# First year startup! First timer HOA bid need help!



## jt101319 (Dec 2, 2018)

Hey guys. I got a call from a trustee of a local HOA here in central Massachusetts. The property is a 7 townhouses w/ 2 units each. The current landscape plow company is not working out and the HOA is in an uproar. I met her and walked through the property which is approximately 25,500 sq feet of pavement. They want a plowing and salt/sanding proposal (per storm) There is no shoveling or side walks involved here besidedes near the community mail boxes. Im seeking a little guidance and help here. what would be a reasonable starting price per storm and how much should I go up in price for bigger storms? thanks


----------



## norb5150 (Oct 3, 2015)

Well.... Welcome to the forum. There is a lot of good advise you can find on here.
Asking for someone else to place a bid for you does not get you vary far and usually starts an argument or disagreement of some sort.
Can you handle the work and with what equipment?
Are you insured and carry the proper coverages?
How much do you think it will cost you for your time and equipment use and maintenance? 
If what you have breaks, do you have something else to continue the work? 
For a HOA that is not happy with the current company, what are the reasons and can you accommodate their needs? Who plowed it before and why all of a sudden are they looking elsewhere? 
If you search around the forum you can find formulas to help you put together a reasonable offer. It is hard for anyone to give you a price because "my" price reflects what I need to make a profit which may be more or less than what you need.


----------



## MSsnowplowing (Nov 1, 2012)

That is one PITA property.

Every driveway has cut outs for parking on both sides and that means your coming back to clear snow when they move their cars so don't forget to figure that in your pricing. 

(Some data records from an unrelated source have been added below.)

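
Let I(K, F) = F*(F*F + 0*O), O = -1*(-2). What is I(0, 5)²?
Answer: 15625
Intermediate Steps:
O = 2
I(K, F) = F³ (I(K, F) = F*(F*F + 0*2) = F*(F² + 0) = F*F² = F³)
I(0, 5)² = (5³)² = 125² = 15625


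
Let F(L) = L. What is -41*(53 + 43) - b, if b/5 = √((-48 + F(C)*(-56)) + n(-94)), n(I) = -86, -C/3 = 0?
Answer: -3936 - 5*I*√134 ≈ -3936.0 - 57.879*I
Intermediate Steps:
C = 0 (C = -3*0 = 0)
b = 5*I*√134 (b = 5*√((-48 + 0*(-56)) - 86) = 5*√((-48 + 0) - 86) = 5*√(-48 - 86) = 5*√(-134) = 5*(I*√134) = 5*I*√134 ≈ 57.879*I)
-41*(53 + 43) - b = -41*(53 + 43) - 5*I*√134 = -41*96 - 5*I*√134 = -3936 - 5*I*√134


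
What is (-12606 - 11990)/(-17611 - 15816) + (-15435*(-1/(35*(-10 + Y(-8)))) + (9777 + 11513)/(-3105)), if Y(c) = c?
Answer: -1271266283/41516334 ≈ -30.621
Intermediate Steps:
(-12606 - 11990)/(-17611 - 15816) + (-15435*(-1/(35*(-10 + Y(-8)))) + (9777 + 11513)/(-3105)) = (-12606 - 11990)/(-17611 - 15816) + (-15435*(-1/(35*(-10 - 8))) + (9777 + 11513)/(-3105)) = -24596/(-33427) + (-15435/((-35*(-18))) + 21290*(-1/3105)) = -24596*(-1/33427) + (-15435/630 - 4258/621) = 24596/33427 + (-15435*1/630 - 4258/621) = 24596/33427 + (-49/2 - 4258/621) = 24596/33427 - 38945/1242 = -1271266283/41516334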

Your going to have to get creative where you are putting the snow and your going to be doing a lot of back blading unless you have a rear plow on your truck. 

A skid steer would be good for that, but are they willing to pay the price and can you store it there?

And you better make sure the person running it knows what they are doing or your going to be replacing a lot of grass in the summer. 

No two ways around it, this is one tough property.

If this is going to be your only property and you can spend the time on it go for it.

Normally a 1/2 acre property should only take 20 to 30 minutes to plow for a 3" storm but this one, I would double the time and add in a extra 20 to 30 minutes to play it safe. 

And I personally would add in another 30 minutes for the pita factor.
If you want it, don't do that because it will increase the pricing. 

do a update if you get it and after the first storm how it was.


----------



## cjames808 (Dec 18, 2015)

I had one for two seasons with the same layout, duplex condos in a culdesac. 

We didn’t have to do the road but put the snow off to the sides of drives and in the center island. 

And they all payed separate=nightmare. No one parked outside was nice, bunch of white hares and snow birds.


----------



## JMHConstruction (Aug 22, 2011)

To me this is a perfect property for a skid steer. VERY tight for a truck, especially one of any length. Do you know anyone with a skid that does snow work? You could sub it out, make a little money, and save yourself the headache. Just my thoughts, but there isn't a whole lot of reversing room. Can it be done, yes. Will it take at least twice as long as it looks, probably.


----------



## Randall Ave (Oct 29, 2014)

Its not working out because that is a pain in the butt account. Bid it high enough to be worth your while.


----------



## Mark Oomkes (Dec 10, 2000)

That would be a breeze for a tractor/inverted blower.


----------



## CowboysLC_DE (Aug 17, 2013)

First things first, their is a 50/50 shot that they are just looking for someone cheaper so make sure you are making your money!
What truck/plow/salt spreader do you have?
Do they want salt or sand?
With a truck and 8' v plow you are looking at around 90 minutes for your first season and you should be able to get it down to 60 minutes by the end of the season. 5 minutes to salt. 
Make sure you state in your agreement/contract that you will get close or within 2-3' of any vehicles parked outside but returning to clear any areas where a vehicle was parked in the way will cost $XX for each returning visit.
*Also, is the community mailbox that little shed looking building in the second parking lot on the left? If so you should be able to plow that out and shouldn't need to shovel. (Maybe plan on shoveling the first few storms until you get comfortable plowing everything)


----------



## Indycorp (Oct 24, 2015)

That lot is not tough at all. One truck (V blade preferred) and either a 4 wheeler with a plow or a spray-way with a plow. Just make sure you leave room for future events to pile snow.


----------



## Mr.Markus (Jan 7, 2010)

Mark Oomkes said:


> That would be a breeze for a tractor/inverted blower.


No, it's gotta be done Linda's Way...


----------



## Indycorp (Oct 24, 2015)

I hear ya brother. LOL


----------



## jt101319 (Dec 2, 2018)

Thank you for all your suggestions and information. It really helped me


----------